About RAW files on your Mac

Convert Iphoto To Photo

The availability of RAW files on your Mac depends on a few conditions:

  • If you have the Download Originals to this Mac option turned on in Photos (Photos > Preferences > iCloud > Download Originals to this Mac), then your RAW files are always present in Photos on your Mac.
  • If you have the Optimize Mac Storage option turned on, then your RAW files are stored in iCloud Photos. The Photos app saves disk space on your Mac by displaying optimized JPEG versions of your RAW images.

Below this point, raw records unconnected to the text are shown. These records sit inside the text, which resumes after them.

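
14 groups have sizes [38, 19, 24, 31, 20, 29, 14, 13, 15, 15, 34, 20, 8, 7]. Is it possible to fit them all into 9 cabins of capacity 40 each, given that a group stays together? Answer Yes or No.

Yes

A valid assignment using 8 cabins:
  cabin 1: 38 = 38
  cabin 2: 34 = 34
  cabin 3: 31 + 8 = 39
  cabin 4: 29 + 7 = 36
  cabin 5: 24 + 15 = 39
  cabin 6: 20 + 20 = 40
  cabin 7: 19 + 15 = 34
  cabin 8: 14 + 13 = 27
That uses only 8 ≤ 9, so 9 cabins are enough.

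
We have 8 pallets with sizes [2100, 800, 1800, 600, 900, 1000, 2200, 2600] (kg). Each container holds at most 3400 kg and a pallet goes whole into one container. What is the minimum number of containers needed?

Total = 2600 + 2200 + 2100 + 1800 + 1000 + 900 + 800 + 600 = 12000 kg.
Lower bound: ⌈12000/3400⌉ = 4 containers.
A packing using 4 containers:
  container 1: 2600 + 800 = 3400
  container 2: 2200 + 1000 = 3200
  container 3: 2100 + 900 = 3000
  container 4: 1800 + 600 = 2400
This matches the lower bound, so 4 is optimal.

4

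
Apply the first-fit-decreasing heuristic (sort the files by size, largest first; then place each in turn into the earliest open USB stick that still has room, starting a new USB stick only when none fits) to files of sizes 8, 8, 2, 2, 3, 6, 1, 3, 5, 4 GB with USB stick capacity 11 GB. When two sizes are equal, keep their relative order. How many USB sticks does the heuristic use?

Sorted descending: 8, 8, 6, 5, 4, 3, 3, 2, 2, 1.
  8 → USB stick 1 (new)  [load 8/11]
  8 → USB stick 2 (new)  [load 8/11]
  6 → USB stick 3 (new)  [load 6/11]
  5 → USB stick 3  [load 11/11]
  4 → USB stick 4 (new)  [load 4/11]
  3 → USB stick 1  [load 11/11]
  3 → USB stick 2  [load 11/11]
  2 → USB stick 4  [load 6/11]
  2 → USB stick 4  [load 8/11]
  1 → USB stick 4  [load 9/11]
4 USB sticks opened.

4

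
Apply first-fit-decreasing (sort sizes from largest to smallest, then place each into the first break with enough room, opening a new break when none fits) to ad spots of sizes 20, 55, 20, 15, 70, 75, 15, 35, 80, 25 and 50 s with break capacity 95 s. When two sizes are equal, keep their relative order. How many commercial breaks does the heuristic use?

Sorted descending: 80, 75, 70, 55, 50, 35, 25, 20, 20, 15, 15.
  80 → break 1 (new)  [load 80/95]
  75 → break 2 (new)  [load 75/95]
  70 → break 3 (new)  [load 70/95]
  55 → break 4 (new)  [load 55/95]
  50 → break 5 (new)  [load 50/95]
  35 → break 4  [load 90/95]
  25 → break 3  [load 95/95]
  20 → break 2  [load 95/95]
  20 → break 5  [load 70/95]
  15 → break 1  [load 95/95]
  15 → break 5  [load 85/95]
5 commercial breaks opened.

5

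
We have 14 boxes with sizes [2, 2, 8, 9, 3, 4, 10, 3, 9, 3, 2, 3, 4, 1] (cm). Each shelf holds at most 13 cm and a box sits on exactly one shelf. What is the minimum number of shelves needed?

5

Total = 10 + 9 + 9 + 8 + 4 + 4 + 3 + 3 + 3 + 3 + 2 + 2 + 2 + 1 = 63 cm.
Lower bound: ⌈63/13⌉ = 5 shelves.
A packing using 5 shelves:
  shelf 1: 10 + 3 = 13
  shelf 2: 9 + 4 = 13
  shelf 3: 9 + 4 = 13
  shelf 4: 8 + 3 + 2 = 13
  shelf 5: 3 + 3 + 2 + 2 + 1 = 11
This matches the lower bound, so 5 is optimal.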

If you edit an optimized image on your Mac, Photos downloads the RAW file for that image.
  • When Photos downloads a RAW image from iCloud Photos, it creates a new full-sized JPEG for optimal viewing on your Mac. It won't replace the RAW and embedded JPEG file already stored in iCloud. iOS devices will view the embedded JPEG.
  • RAW files that you store outside the Photos app library (for example, in your Pictures folder) are always present on your Mac, but aren't stored in iCloud and won't stay up to date in the Photos app on your iPhone, iPad, or iPod touch.

About RAW files imported to iPad with the Camera Connection Kit

Iphoto Compress Photos Without

Fortnite free skins app. If you import RAW images to an iPad with the Camera Connection Kit, turn on Download Originals or edit the images on your Mac so that the files are available on your Mac in iCloud Photos.